Getty needs to cannibalize itself

I was interested in the stuff that Robert Scoble and Thomas Hawk have posted about meeting with Getty Images, the giant stock photography company, but not necessarily because I’m all that interested in photography (although I am). The interesting thing for me is how Getty — like a lot of other companies in different industries — is trying to find a way of transitioning its business from one model to another, effectively cannibalizing itself before others can do it.
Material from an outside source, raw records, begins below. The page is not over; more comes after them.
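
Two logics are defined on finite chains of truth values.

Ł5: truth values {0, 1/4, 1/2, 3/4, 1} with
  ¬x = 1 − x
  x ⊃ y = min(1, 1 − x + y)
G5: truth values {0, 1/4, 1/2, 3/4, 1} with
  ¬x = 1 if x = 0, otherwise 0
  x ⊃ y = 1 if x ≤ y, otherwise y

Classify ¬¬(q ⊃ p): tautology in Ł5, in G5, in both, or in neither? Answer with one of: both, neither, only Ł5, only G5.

In Ł5: at p = 0, q = 1/4 the value is 3/4 — not a tautology.
In G5: at p = 0, q = 1/4 the value is 0 — not a tautology.

neither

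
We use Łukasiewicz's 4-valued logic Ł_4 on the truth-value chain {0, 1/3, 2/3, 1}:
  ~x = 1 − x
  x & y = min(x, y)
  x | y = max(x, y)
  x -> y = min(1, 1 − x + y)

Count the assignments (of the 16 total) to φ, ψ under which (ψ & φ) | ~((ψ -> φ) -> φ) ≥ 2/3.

8

φ = 0, ψ = 0 ↦ 1  ≥
φ = 0, ψ = 1/3 ↦ 2/3  ≥
φ = 0, ψ = 2/3 ↦ 1/3  <
φ = 0, ψ = 1 ↦ 0  <
φ = 1/3, ψ = 0 ↦ 2/3  ≥
φ = 1/3, ψ = 1/3 ↦ 2/3  ≥
φ = 1/3, ψ = 2/3 ↦ 1/3  <
φ = 1/3, ψ = 1 ↦ 1/3  <
φ = 2/3, ψ = 0 ↦ 1/3  <
φ = 2/3, ψ = 1/3 ↦ 1/3  <
φ = 2/3, ψ = 2/3 ↦ 2/3  ≥
φ = 2/3, ψ = 1 ↦ 2/3  ≥
φ = 1, ψ = 0 ↦ 0  <
φ = 1, ψ = 1/3 ↦ 1/3  <
φ = 1, ψ = 2/3 ↦ 2/3  ≥
φ = 1, ψ = 1 ↦ 1  ≥
So 8 of the 16 assignments meet the threshold.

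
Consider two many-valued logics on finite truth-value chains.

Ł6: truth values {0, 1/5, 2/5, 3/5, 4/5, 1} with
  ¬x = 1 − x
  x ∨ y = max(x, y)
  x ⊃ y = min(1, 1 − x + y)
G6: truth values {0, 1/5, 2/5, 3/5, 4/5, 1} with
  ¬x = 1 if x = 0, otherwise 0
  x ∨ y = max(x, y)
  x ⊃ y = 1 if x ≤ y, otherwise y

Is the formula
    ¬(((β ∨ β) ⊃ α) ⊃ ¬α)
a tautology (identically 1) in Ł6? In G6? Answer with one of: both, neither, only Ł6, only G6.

neither

In Ł6: at α = 0, β = 0 the value is 0 — not a tautology.
In G6: at α = 0, β = 0 the value is 0 — not a tautology.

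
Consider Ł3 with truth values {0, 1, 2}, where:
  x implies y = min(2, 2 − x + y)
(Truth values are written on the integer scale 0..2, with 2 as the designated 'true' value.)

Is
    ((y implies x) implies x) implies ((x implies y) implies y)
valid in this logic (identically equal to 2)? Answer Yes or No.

Yes

x = 0, y = 0 ↦ 2
x = 0, y = 1 ↦ 2
x = 0, y = 2 ↦ 2
x = 1, y = 0 ↦ 2
x = 1, y = 1 ↦ 2
x = 1, y = 2 ↦ 2
x = 2, y = 0 ↦ 2
x = 2, y = 1 ↦ 2
x = 2, y = 2 ↦ 2
Every assignment gives a value ≥ 2.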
Scoble mentions how people such as Thomas (or whatever his real name is) and services such as Flickr and Zooomr are a threat to Getty, and they are — although not so immediate a threat that you can draw a direct line between the disappointing financial results the company reported and the rise of consumer photo-sharing sites. And Getty essentially tried to build a bridge between its old business and a new one by acquiring Calgary-based iStockphoto, one of the largest Web-based stock photo services out there (it recently added video as well).

getty images

Getty’s business, like that of competitor Corbis (owned by Bill Gates) consists mostly of high-quality, hard-to-come-by photos of celebrities and events, used in glossy, high-quality magazines, and for those the company gets paid anywhere from hundreds to thousands of dollars, depending on use. iStockphoto.com, by contrast, sells photos for as little as $1. And it does big business with small and medium-sized publications, Web sites and so on, with photos for $10 or $50 or $100.

In effect, Getty is hoping that owning iStockphoto can expand its business rapidly enough that it can counterbalance the decline in those hundred or thousand-dollar photo jobs, and prevent the recent financial pressure from becoming a sustained downturn. Other companies will have to find ways of doing the same in their industries, as James Robertson points out.